Karsten sez, "IP Watch has obtained a confidential report from a WIPO meeting of developed countries. It took place just before WIPO's general assembly in September. In this meeting they decided, among other things, to sink the much-criticized Broadcast Treaty. The report also describes how these countries (US, EU, Japan and others) are honing their strategy to minimise the effect of the proposal for a development agenda."
WIPO is the UN agency that creates copyright treaties — it has the same relationship to bad copyright law that Mordor has to evil. The Broadcast Treaty is a sleazy attempt to create new rights for broadcasters and webcasters that trump the rights of the public and of actual creators. It's been a flashpoint for activist groups, who have started to show up in force, questioning the treaty's legitimacy.

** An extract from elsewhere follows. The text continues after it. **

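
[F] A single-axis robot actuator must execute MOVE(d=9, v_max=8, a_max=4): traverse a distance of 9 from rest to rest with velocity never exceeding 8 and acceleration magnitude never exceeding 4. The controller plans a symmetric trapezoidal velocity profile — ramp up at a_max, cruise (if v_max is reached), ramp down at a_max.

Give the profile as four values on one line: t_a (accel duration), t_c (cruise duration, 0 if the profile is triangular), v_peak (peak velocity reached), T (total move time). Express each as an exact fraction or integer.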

The Development Agenda is the plan to reform WIPO as a real humanitarian UN agency, something it promised to do when it was chartered. The idea is to force every WIPO treaty to justify itself in terms of international development for poor countries, instead of just creating windfall profits for multinational copyright companies. It's a global scandal that developed nations are planning to sabotage it.
On the proposed broadcasting treaty, the report said that several members, as well as others not in the room, "will be making sure the diplomatic conference does not go ahead smoothly this week." In the end, it was agreed to schedule the diplomatic conference, or high-level treaty negotiation, for late 2007, after more meetings and another General Assembly.